At Nicole’s recommendation I purchased The Art and Science of Natural Dyes by Joy Boutrup and Catharine Ellis and found myself pouring over the pages. Asking questions, seeking answers. And then trying things out. I sought a vibrant, reliable, colorfast (holds up against washing, exposure to light etc.) natural dye that would mimic the elusive dusty rose color I once achieved – fleetingly –with an avocado bath. The owners of Village Fabrics sent me home with various dyes to try and instructions on the dye stuffs that would likely yield my desired hue: madder root and cutch (from the madder plant and the acacia tree respectively).

And so I found myself totally worn out on a Sunday evening, the date of my photoshoot fast approaching, whereby I need in hand a dyed, cut and sewn blouse in a color that would delight and flatter my clients. Instead, I held in my hands a couple of yards of light brown, washed-out looking fabric.

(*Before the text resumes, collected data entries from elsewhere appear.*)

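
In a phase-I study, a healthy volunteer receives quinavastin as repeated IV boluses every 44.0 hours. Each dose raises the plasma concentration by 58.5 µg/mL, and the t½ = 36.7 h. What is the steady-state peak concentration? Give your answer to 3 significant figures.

104 µg/mL

k = ln 2 / 36.7 = 0.01889 h⁻¹
Fraction remaining after one interval: e^(−kτ) = e^(−0.01889 × 44.0) = 0.4356
R = 1 / (1 − 0.4356) = 1.772
Css,max = 58.5 × 1.772 ≈ 104 µg/mL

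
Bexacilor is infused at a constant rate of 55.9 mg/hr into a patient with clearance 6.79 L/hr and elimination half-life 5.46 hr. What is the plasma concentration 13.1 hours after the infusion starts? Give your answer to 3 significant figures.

6.67 µg/mL

Css = rate / CL = 55.9 / 6.79 = 8.233 µg/mL
k = ln 2 / 5.46 = 0.1270 hr⁻¹
C(t) = Css (1 − e^(−kt)) = 8.233 × (1 − e^(−1.663)) = 8.233 × 0.8104 ≈ 6.67 µg/mL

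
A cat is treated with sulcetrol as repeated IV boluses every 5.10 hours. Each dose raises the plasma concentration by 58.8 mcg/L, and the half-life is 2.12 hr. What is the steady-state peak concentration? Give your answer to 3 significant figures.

k = ln 2 / 2.12 = 0.3270 hr⁻¹
Fraction remaining after one interval: e^(−kτ) = e^(−0.3270 × 5.10) = 0.1887
R = 1 / (1 − 0.1887) = 1.233
Css,max = 58.8 × 1.233 ≈ 72.5 mcg/L

72.5 mcg/L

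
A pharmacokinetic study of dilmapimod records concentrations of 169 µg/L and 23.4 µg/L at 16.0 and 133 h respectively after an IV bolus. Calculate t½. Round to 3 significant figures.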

And so I weight my options: I could try another batch of the avocado dye or I could try something new – knowing full well the people rarely succeed on the first try and yet I had to in order to be ready for the photoshoot. So I combed my natural dying textbook for all the relevant information about these two dye stuffs, how much I should use and the accompanying materials and took a leap. When you learn about dying its intricacies from the water to the materials you use to prepare the fabric, or the fabric itself, or the temperature of the baths – success was by no means a given. And yet – I pulled the fabric out of a deep red liquid and I had a sense that I had nailed it. A warm, rich, uniformly dyed dusty rose is what I had in my hands. And I had plenty of time to admire it spending hours meticulously cutting it. 

And now it is out of my hands with the tailor who will transform it into a beautiful garment out of a pattern I poured more than a year into. I have been thinking about how we can prepare and prepare and then sometimes we are forced to take a leap. We are forced to try something new, and we are forced to have faith. These past weeks have been a dance back and forth – preparing and then taking leaps. It is often hard to know which situation calls for which type of action. However, the proof is in the work – a beautiful, soft, vibrantly colored fabric to complement my design made sweeter by the intensity of the work that went into it –and accompanied by a treasure trove of lessons about preparing and letting go, again and again and again.